“That’s kinda stupid.”


My favorite part of every school day is “Read Aloud Time.”  I love to read to the kids.  I love the looks on their faces as they react to the action in each story.  I love it when I try to stop, and they beg me for just one more chapter.  Its the closest I’ll ever come to getting a curtain call, you know?

A few years ago I was reading the book “The Liberation of Gabriel King” to my fifth graders.  The book is set in Georgia, during the Presidential campaign of Jimmy Carter.  It is a great story, and I often use it to begin the school year, as the main characters are an unlikely pair of best friends who are about to enter fifth grade, one with enthusiasm, one with total fear.

The subtext of the story is the racial tension in the South in the 1970’s. The book talks about bigotry, racial prejudice and even the KKK.  The children in the story have to learn how to stand up to these things, and how to face their personal fears.

As I read the book to the class that year, they asked a lot of questions.  One of the reasons I love this book is because it leads to such rich and interesting discussions.  Ten year olds are honest, and they’re very curious.  They keep asking questions until they find out what they want to know.

I remember one particular little boy in that class. He was a serious, quiet kid.  Not a great student, but just a really good kid. He was the kind of typical fifth grader who spent a lot of our day waiting for recess so that he could play ball with his friends.  But he was a thoughtful kid, insightful in his own way.  I’ll always remember him for one comment that he made, as we were discussing racial prejudice.

One of the other kids had asked, “Why did some white people think black people weren’t as good as them?” (Note that past tense ‘did’, please).  I tried to explain it briefly, referring back to the history of slavery, doing my best to shed some light on a dark story.  “But why would they think that?”, the kids kept asking.

You should know that my class at the time had a few students from Asia, South Asia and Central America, but none of them were African American.  All were equally bewildered by the descriptions of racial prejudice, but all of them wanted to understand it.
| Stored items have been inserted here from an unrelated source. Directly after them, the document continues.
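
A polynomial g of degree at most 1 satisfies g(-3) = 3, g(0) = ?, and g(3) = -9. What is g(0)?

The 2 known points determine the degree-1 polynomial uniquely.
Write g(t) = at + b. Substituting each data point gives a linear system:
  -3a + b = 3
  3a + b = -9
Solving the system yields a = -2, b = -3.
So g(t) = -2t - 3.
Then g(0) = -3.

-3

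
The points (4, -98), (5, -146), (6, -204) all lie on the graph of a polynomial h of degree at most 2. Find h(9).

-438

Write h(s) = as^2 + bs + c. Substituting each data point gives a linear system:
  16a + 4b + c = -98
  25a + 5b + c = -146
  36a + 6b + c = -204
Solving the system yields a = -5, b = -3, c = -6.
So h(s) = -5s² - 3s - 6.
Then h(9) = -438.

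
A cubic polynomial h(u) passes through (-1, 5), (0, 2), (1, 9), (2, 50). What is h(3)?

Forward differences of the values at u = -1, 0, 1, 2:
  h  : 5  2  9  50
  Δ  : -3  7  41
  Δ^2: 10  34
  Δ^3: 24
The third differences are constant, confirming degree 3.
Interpolating (Newton forward form) and evaluating at u = 3 gives h(3) = 149.

149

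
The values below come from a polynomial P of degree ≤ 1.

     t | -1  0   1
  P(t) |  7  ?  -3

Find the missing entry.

On equispaced nodes a degree-1 polynomial has vanishing second forward difference, so
  P(-1) - 2·P(0) + P(1) = 0.
Substituting the known values and solving for P(0):
  -2·P(0) = -4
  P(0) = 2.

2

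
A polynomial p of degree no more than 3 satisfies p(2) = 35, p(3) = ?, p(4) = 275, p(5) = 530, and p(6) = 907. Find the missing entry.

118

On equispaced nodes a degree-3 polynomial has vanishing fourth forward difference, so
  p(2) - 4·p(3) + 6·p(4) - 4·p(5) + p(6) = 0.
Substituting the known values and solving for p(3):
  -4·p(3) = -472
  p(3) = 118.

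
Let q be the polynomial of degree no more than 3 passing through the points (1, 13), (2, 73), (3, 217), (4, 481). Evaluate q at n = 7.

Write q(n) = an^3 + bn^2 + cn + d. Substituting each data point gives a linear system:
  a + b + c + d = 13
  8a + 4b + 2c + d = 73
  27a + 9b + 3c + d = 217
  64a + 16b + 4c + d = 481
Solving the system yields a = 6, b = 6, c = 0, d = 1.
So q(n) = 6n^3 + 6n^2 + 1.
Then q(7) = 2353.

2353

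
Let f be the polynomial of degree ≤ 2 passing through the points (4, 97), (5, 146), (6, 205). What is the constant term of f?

Write f(s) = as^2 + bs + c. Substituting each data point gives a linear system:
  16a + 4b + c = 97
  25a + 5b + c = 146
  36a + 6b + c = 205
Solving the system yields a = 5, b = 4, c = 1.
So f(s) = 5s^2 + 4s + 1.
The constant term is 1.

1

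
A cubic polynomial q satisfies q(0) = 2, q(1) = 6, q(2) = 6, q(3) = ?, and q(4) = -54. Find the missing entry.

-10

The 4 known points determine the degree-3 polynomial uniquely.
Write q(n) = an^3 + bn^2 + cn + d. Substituting each data point gives a linear system:
  d = 2
  a + b + c + d = 6
  8a + 4b + 2c + d = 6
  64a + 16b + 4c + d = -54
Solving the system yields a = -2, b = 4, c = 2, d = 2.
So q(n) = -2n^3 + 4n^2 + 2n + 2.
Then q(3) = -10.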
I remember looking at the group, feeling somewhat at a loss. But I remember that particular little boy, slouching back on the rug, both hands in his pockets.  He had on a baseball cap, and his eyes were shaded.  I remember him saying,  “So let me get this straight.  Some people back then thought they were better,  just because their skin was lighter?  Well, that’s kinda stupid.”

Don’t you love it?

As I watched the news coverage of the Supreme Court rulings on marriage equality yesterday, I pictured a classroom of the future. I pictured a cute kid, ball cap tipped rakishly over one eye.  I imagined him saying, “So some people back then thought that one kind of marriage was better than another kind?  That’s kinda stupid.”